On the other hand, even the Wikipedia article about the 1968 Olympics has several paragraphs detailing the links between the Olympic events and the massacre, as a bit of homework might have revealed. The Mexican government continued to perpetrate the coverup the documentary The Olympics in Mexico is part of for over thirty years.
Although the documentary ends with a spokesman calling on the youth of the world to gather again in four years, the shadow of the student deaths continued to hang over the PRI throughout the following decades. But it was not until Vicente Fox, the first president from another political party in 70 years, opened an investigation in 2001 that the facts of the massacre started to emerge. US documents showed that the then Minister of the Interior,(and later President) Luis Echeverria Alvarez who was responsible for the deaths was a CIA asset. Attempts were made to charge him with genocide.
As someone who teaches research both for documentary filmmaking, and for documentary film studies, I routinely urge my students to do two kinds of historical investigation, diachronic and synchronic. Diachronic suggests across time, in this case, one might develop a historical sense of Olympic documentaries from the earliest deployment through more recent efforts. The Metrograph programs seem to have done something along these lines. But just as important is synchronic research. What was happening in the rest of the society at the time of the film you’re looking at? Here, the failure of the programmers seems monumental. The unfortunate result is to perpetrate a coverup which was only ever a fig leaf for slaughter.
The Metrograph’s Olympic series tries to offer some kind of social context, although I thought it odd to enlist Kidlat Tahimik’s Turumba for this effort. They might have done better to screen El Grito, a collectively produced documentary from the period that details the student movements struggles, and ends with lighting of the Olympic flame. Lovingly restored by UNAM, it is worth watching if you speak Spanish.
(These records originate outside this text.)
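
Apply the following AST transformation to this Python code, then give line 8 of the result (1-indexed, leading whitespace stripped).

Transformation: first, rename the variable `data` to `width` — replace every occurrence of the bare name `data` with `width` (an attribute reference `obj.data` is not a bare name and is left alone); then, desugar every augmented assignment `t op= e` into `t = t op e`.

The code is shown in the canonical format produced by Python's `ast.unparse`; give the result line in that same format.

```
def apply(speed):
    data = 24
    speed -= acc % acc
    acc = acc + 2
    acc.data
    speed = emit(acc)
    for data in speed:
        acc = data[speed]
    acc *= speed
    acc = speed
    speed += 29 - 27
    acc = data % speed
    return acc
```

acc = width[speed]

Transformed code:
def apply(speed):
    width = 24
    speed = speed - acc % acc
    acc = acc + 2
    acc.data
    speed = emit(acc)
    for width in speed:
        acc = width[speed]
    acc = acc * speed
    acc = speed
    speed = speed + (29 - 27)
    acc = width % speed
    return acc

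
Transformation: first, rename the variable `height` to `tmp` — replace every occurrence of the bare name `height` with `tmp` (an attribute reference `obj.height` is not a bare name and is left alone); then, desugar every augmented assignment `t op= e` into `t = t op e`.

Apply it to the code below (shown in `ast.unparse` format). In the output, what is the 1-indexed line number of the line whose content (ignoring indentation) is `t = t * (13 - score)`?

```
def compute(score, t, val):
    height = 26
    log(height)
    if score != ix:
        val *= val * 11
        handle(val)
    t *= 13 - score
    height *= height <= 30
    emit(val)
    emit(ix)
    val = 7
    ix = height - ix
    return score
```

7

Transformed code:
def compute(score, t, val):
    tmp = 26
    log(tmp)
    if score != ix:
        val = val * (val * 11)
        handle(val)
    t = t * (13 - score)
    tmp = tmp * (tmp <= 30)
    emit(val)
    emit(ix)
    val = 7
    ix = tmp - ix
    return score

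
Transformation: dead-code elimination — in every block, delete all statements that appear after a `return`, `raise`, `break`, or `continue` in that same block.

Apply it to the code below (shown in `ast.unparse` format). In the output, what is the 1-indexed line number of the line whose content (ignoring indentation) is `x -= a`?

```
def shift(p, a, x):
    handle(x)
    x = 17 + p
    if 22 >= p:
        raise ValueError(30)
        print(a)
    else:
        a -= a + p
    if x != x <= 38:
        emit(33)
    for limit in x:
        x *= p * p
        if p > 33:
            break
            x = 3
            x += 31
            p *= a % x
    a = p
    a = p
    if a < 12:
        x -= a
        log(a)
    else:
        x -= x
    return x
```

Transformed code:
def shift(p, a, x):
    handle(x)
    x = 17 + p
    if 22 >= p:
        raise ValueError(30)
    else:
        a -= a + p
    if x != x <= 38:
        emit(33)
    for limit in x:
        x *= p * p
        if p > 33:
            break
    a = p
    a = p
    if a < 12:
        x -= a
        log(a)
    else:
        x -= x
    return x

17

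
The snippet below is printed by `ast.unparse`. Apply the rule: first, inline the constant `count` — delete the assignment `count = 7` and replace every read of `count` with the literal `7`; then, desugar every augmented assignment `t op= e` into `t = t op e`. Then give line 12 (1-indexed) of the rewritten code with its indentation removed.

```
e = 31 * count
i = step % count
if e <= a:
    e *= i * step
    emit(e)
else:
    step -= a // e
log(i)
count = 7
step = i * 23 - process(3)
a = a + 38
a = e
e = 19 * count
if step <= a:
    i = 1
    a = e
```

Transformed code:
e = 31 * 7
i = step % 7
if e <= a:
    e = e * (i * step)
    emit(e)
else:
    step = step - a // e
log(i)
step = i * 23 - process(3)
a = a + 38
a = e
e = 19 * 7
if step <= a:
    i = 1
    a = e

e = 19 * 7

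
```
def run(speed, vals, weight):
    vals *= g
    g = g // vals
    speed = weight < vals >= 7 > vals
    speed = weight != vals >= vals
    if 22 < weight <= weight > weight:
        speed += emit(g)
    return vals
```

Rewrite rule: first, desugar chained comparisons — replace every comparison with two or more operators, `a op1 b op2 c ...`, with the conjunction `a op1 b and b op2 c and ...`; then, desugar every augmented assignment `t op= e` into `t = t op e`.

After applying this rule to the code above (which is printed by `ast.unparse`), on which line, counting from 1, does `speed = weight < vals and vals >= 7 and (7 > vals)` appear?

Transformed code:
def run(speed, vals, weight):
    vals = vals * g
    g = g // vals
    speed = weight < vals and vals >= 7 and (7 > vals)
    speed = weight != vals and vals >= vals
    if 22 < weight and weight <= weight and (weight > weight):
        speed = speed + emit(g)
    return vals

4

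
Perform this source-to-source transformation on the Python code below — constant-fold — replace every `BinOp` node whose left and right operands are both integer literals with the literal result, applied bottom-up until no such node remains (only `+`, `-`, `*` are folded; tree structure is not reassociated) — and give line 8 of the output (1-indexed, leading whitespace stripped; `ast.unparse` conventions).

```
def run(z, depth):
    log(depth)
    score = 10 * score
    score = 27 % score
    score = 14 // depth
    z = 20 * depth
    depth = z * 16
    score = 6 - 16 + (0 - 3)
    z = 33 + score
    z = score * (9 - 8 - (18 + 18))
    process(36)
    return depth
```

score = -13

Transformed code:
def run(z, depth):
    log(depth)
    score = 10 * score
    score = 27 % score
    score = 14 // depth
    z = 20 * depth
    depth = z * 16
    score = -13
    z = 33 + score
    z = score * -35
    process(36)
    return depth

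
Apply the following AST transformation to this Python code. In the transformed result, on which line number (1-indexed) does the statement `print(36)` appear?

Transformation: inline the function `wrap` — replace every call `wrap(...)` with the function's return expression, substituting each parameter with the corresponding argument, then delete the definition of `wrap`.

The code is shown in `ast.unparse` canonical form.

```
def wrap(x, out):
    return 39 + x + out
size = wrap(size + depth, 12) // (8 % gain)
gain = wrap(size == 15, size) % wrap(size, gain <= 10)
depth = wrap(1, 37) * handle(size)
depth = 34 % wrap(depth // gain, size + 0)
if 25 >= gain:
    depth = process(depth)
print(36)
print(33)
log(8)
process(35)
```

7

Transformed code:
size = (39 + (size + depth) + 12) // (8 % gain)
gain = (39 + (size == 15) + size) % (39 + size + (gain <= 10))
depth = (39 + 1 + 37) * handle(size)
depth = 34 % (39 + depth // gain + (size + 0))
if 25 >= gain:
    depth = process(depth)
print(36)
print(33)
log(8)
process(35)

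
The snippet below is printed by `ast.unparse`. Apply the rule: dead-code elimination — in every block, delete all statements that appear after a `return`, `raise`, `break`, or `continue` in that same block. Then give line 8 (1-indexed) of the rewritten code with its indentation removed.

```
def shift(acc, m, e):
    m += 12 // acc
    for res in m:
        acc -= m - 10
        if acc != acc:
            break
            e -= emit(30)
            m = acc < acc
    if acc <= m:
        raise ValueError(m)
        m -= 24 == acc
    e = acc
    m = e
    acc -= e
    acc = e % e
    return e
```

raise ValueError(m)

Transformed code:
def shift(acc, m, e):
    m += 12 // acc
    for res in m:
        acc -= m - 10
        if acc != acc:
            break
    if acc <= m:
        raise ValueError(m)
    e = acc
    m = e
    acc -= e
    acc = e % e
    return e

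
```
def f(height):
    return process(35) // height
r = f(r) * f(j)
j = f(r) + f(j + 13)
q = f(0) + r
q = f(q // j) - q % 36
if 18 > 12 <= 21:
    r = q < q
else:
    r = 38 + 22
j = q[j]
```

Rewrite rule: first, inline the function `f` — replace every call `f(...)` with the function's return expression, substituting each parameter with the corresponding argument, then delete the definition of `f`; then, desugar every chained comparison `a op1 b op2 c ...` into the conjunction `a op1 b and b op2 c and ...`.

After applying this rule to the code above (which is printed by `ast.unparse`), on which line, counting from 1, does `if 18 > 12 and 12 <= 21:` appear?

5

Transformed code:
r = process(35) // r * (process(35) // j)
j = process(35) // r + process(35) // (j + 13)
q = process(35) // 0 + r
q = process(35) // (q // j) - q % 36
if 18 > 12 and 12 <= 21:
    r = q < q
else:
    r = 38 + 22
j = q[j]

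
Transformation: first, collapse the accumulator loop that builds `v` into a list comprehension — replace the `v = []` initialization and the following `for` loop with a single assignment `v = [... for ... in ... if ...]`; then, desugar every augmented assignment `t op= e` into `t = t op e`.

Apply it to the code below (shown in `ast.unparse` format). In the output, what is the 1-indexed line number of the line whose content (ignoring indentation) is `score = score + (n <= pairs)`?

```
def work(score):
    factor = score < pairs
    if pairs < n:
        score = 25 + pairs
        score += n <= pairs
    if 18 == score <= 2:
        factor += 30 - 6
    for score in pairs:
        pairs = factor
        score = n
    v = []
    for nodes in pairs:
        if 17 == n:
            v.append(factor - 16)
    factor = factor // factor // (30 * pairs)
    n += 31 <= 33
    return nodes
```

5

Transformed code:
def work(score):
    factor = score < pairs
    if pairs < n:
        score = 25 + pairs
        score = score + (n <= pairs)
    if 18 == score <= 2:
        factor = factor + (30 - 6)
    for score in pairs:
        pairs = factor
        score = n
    v = [factor - 16 for nodes in pairs if 17 == n]
    factor = factor // factor // (30 * pairs)
    n = n + (31 <= 33)
    return nodes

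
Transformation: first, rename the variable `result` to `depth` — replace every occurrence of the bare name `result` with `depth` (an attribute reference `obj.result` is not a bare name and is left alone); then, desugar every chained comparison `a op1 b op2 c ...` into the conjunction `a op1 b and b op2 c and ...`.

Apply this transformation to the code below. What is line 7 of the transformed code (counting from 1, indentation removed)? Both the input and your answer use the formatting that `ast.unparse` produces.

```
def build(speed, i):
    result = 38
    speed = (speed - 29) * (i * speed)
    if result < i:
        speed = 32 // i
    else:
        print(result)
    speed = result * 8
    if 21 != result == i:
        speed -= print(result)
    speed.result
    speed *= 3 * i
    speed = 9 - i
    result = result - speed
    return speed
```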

Oddly, its narration was written by Oriana Fallaci, who was one of the many observers wounded by gunfire at the plaza.
As a final note, I asked the Mexican filmmaker, Luis Lupone, if he knew anything about The Olympics in Mexico. This is his reply:
The documentary was made by the best cameramen and film directors at the time. Just as it was the first Olympics to be broadcast in color in history, the government wanted a film worthy of showing the greatness of the event, which is why it took a year to edit and only premiered in October, 1969. Evidently, as you say, it is a propaganda film about the achievements of the repressive state. The paradox was that the equipment purchased by the government in July 1968, Arri 16 and 35 mm cameras. 200 and 400mm telephotos, O’Connor hydraulic tripods, Sennheiser directional microphones, this whole set of equipment debuted in the massacre of October 2, where from the 14th floor of the Foreign Relations Tower on one side of the Plaza de las Tres Culturas they filmed more than 80 hours, from October 1 to October 3 October. No one has seen that material; rumors say that it was burned as well as many student corpses. Others say that Luis Echeverria, who was Secretary of the Interior at the time, and was the one who orchestrated the massacre, has it in his house.